Se habían sacado los colchones de los catres; los habían tendido en el suelo en el gabinete, y estaban echados en ellos el viejo Valladares y Diamante. El Arranchale y Aviraneta disponían de la alcoba y del lienzo de los catres.

El Arranchale roncaba al entrar don Eugenio; Aviraneta quedó sentado en el camastro, en la oscuridad. Su natural prudencia de zorro se alarmaba.

Un pueblo tan hostil a los liberales, sin guarnición, con aquellas gentes misteriosas que iban y venían, ¿no haría algo contra ellos? Realmente era una torpeza el que todos se entregaran al sueño sin poner un centinela. Él no tenía autoridad para despertar a la gente y dar órdenes. Aviraneta encendió con una pajuela un cabo de cera y comenzó a inspeccionar el cuarto. Salió al gabinete. La puerta cerraba mal. Volvió a la alcoba y abrió una ventana. Daba a un patio o corralillo.

Con la corriente de aire, el Arranchale se despertó.

—¿Qué hay? —dijo en vascuence.

Aviraneta le explicó sus sospechas y le indicó que le parecía conveniente ver si aquel patio tenía salida a la carretera. El Arranchale no se hizo rogar: se descolgó por la ventana y bajó.

El corral tenía una puerta a la carretera. El Arranchale cogió del suelo un palo liso, largo, de cinco o seis metros, de esos que suelen servir de ánima para hacer los almiares, y lo acercó a la ventana.

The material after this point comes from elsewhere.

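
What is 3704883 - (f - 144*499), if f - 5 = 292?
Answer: 3776442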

—Sosténgalo usted —le dijo a Aviraneta.

Aviraneta lo sostuvo, y el Arranchale subió por el palo y ató la punta de este con una cuerda de esparto en los goznes de la ventana. Hecha la maniobra, el Arranchale entró en el cuarto con tres garrotes que había cogido en el corral, y los dejó en un rincón; luego se tendió en el catre y se quedó dormido.

Aviraneta no tenía sueño. Seguía intrigado, pensando en los sayones de la noche de Roa, en la supuesta hostilidad del pueblo, en la amabilidad de aquel aldeano, en lo largo que había sido el herraje de los caballos, en los preparativos de la cena y en el mal aspecto del Trigueros.

Si se hubiera encontrado solo con el Arranchale y con Diamante, en aquel mismo momento se habría marchado.

Estuvo por despertarlos; pero temía que le acusasen de asustadizo y de suspicaz.

Aviraneta, preocupado con esto y deseando tener armas, cortó unas tiras del pañuelo y se dedicó a atar con gran perfección el puñal suyo y la navaja y la bayoneta de Valladares al extremo de los palos traídos por el Arranchale del patio. Cerca ya de medianoche, convencido de que no pasaba nada, apagó la vela y se tendió a dormir en el catre.